Warum richtet ihr euren Eifer gegen die Juden? Sie sind das lebendige Abbild des Leidens Christi. Darum dürfen wir sie weder verfolgen noch vertreiben. Das Schwert ist nicht gegen sie zu richten, sondern gegen die Heiden.

Als seine Mahnschreiben keine Wirkung zeigten, reiste Bernard Ende 1146 persönlich nach Flandern, Lothringen und ins Rheinland. Obwohl er kein Deutsch sprach, war sein Einfluss gewaltig. Er brachte Raoul zum Schweigen und beendete die Massaker.

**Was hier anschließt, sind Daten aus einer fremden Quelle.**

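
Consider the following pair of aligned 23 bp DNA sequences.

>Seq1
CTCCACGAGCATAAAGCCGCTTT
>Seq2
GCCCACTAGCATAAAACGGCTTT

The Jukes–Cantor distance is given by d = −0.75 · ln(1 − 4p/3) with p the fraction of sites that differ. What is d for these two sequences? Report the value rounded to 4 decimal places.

Mismatches occur at site 1 (C↔G), site 2 (T↔C), site 7 (G↔T), site 16 (G↔A), site 18 (C↔G).
p = 5/23 = 0.217391.
d = −0.75 · ln(1 − (4/3)·0.217391) = −0.75 · ln(0.710145) = −0.75 · (-0.342286) = 0.2567.

0.2567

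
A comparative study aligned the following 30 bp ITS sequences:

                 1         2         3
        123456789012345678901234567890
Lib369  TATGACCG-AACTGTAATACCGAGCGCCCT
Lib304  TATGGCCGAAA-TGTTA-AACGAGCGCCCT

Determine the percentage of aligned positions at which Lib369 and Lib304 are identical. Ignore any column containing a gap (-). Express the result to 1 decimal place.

Excluding the 3 gap columns leaves 27 comparable sites.
Differing sites — 5:A/G; 16:A/T; 20:C/A.
24 of the 27 comparable sites match, so the percent identity is 24/27 × 100 = 88.9%.

88.9%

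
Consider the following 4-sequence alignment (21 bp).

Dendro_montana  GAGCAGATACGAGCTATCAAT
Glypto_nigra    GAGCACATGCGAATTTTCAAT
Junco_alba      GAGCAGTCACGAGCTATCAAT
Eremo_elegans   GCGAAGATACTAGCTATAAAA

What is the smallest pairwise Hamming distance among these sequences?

Pairwise Hamming distances:
  Dendro_montana vs Glypto_nigra: 5
  Dendro_montana vs Junco_alba: 2
  Dendro_montana vs Eremo_elegans: 5
  Glypto_nigra vs Junco_alba: 7
  Glypto_nigra vs Eremo_elegans: 10
  Junco_alba vs Eremo_elegans: 7
The smallest is 2, between Dendro_montana and Junco_alba.

2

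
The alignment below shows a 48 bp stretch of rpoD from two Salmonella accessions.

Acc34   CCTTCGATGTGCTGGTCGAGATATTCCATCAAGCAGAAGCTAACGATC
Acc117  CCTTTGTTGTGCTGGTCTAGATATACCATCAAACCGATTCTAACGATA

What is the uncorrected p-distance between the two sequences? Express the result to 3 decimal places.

0.188

Differing sites — 5:C/T; 7:A/T; 18:G/T; 25:T/A; 33:G/A; 35:A/C; 38:A/T; 39:G/T; 48:C/A.
There are 9 differences over 48 sites, so p = 9/48 = 0.188.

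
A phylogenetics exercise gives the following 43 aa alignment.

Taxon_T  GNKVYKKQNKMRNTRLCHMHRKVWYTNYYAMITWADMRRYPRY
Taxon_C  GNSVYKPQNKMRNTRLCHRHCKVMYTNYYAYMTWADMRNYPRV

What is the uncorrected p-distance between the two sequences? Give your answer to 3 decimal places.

0.209

Mismatches occur at site 3 (K/S), site 7 (K/P), site 19 (M/R), site 21 (R/C), site 24 (W/M), site 31 (M/Y), site 32 (I/M), site 39 (R/N), site 43 (Y/V).
There are 9 differences over 43 sites, so p = 9/43 = 0.209.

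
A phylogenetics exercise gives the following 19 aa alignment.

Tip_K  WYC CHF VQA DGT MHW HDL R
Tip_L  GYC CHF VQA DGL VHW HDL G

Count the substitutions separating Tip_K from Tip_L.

4

Mismatches occur at site 1 (W→G), site 12 (T→L), site 13 (M→V), site 19 (R→G).
That gives 4 mismatches out of 19 aligned sites, so the Hamming distance is 4.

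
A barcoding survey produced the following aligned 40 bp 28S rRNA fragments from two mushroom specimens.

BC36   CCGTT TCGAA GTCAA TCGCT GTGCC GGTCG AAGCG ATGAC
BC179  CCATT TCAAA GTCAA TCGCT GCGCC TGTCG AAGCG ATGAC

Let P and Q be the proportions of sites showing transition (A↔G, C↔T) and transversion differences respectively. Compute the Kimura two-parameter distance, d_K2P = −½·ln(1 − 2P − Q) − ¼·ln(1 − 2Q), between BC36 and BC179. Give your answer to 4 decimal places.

Mismatches occur at site 3 (G/A, transition), site 8 (G/A, transition), site 22 (T/C, transition), site 26 (G/T, transversion).
Of the 4 differences, 3 transitions and 1 transversion over 40 sites: P = 3/40 = 0.075000, Q = 1/40 = 0.025000.
d = −0.5·ln(0.825000) − 0.25·ln(0.950000) = −0.5·(-0.192372) − 0.25·(-0.051293) = 0.1090.

0.1090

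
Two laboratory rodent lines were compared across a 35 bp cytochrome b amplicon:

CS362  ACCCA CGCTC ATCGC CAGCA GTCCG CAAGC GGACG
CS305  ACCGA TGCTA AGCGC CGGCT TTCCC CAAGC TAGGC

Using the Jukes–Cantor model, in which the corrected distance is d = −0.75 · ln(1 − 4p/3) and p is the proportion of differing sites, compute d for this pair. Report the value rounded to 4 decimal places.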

Die Erinnerung jüdischer Quellen

Jüdische Chroniken jener Zeit loben Bernard mit ungewöhnlicher Wärme. In einem hebräischen Text heißt es:

Der Herr war den Juden gnädig. Er sandte den Heiligen Bernard de Clairvaux, der zu den Kreuzfahrern sprach: ‘Geht nach Zion, zum Grab unseres Erlösers – aber lasst die Juden in Frieden! Wer sie angreift, greift das Auge Christi an, denn sie sind Sein Fleisch und Seine Knochen.’“

Die Kreuzzugsmystik Bernhards

Trotz seines Einsatzes gegen Gewalt an Juden war Bernard keineswegs ein Pazifist. Er glaubte an den „heiligen Krieg“ gegen die Sarazenen – nicht zur Bekehrung, sondern zur Verteidigung des Glaubens.

In seinen Predigten verband er asketische Mystik mit der Idee des bewaffneten Glaubensdienstes. Diese Synthese prägte das mittelalterliche Denken über Kreuzzüge entscheidend – nicht zuletzt auch den geistlichen Hintergrund des Templerordens.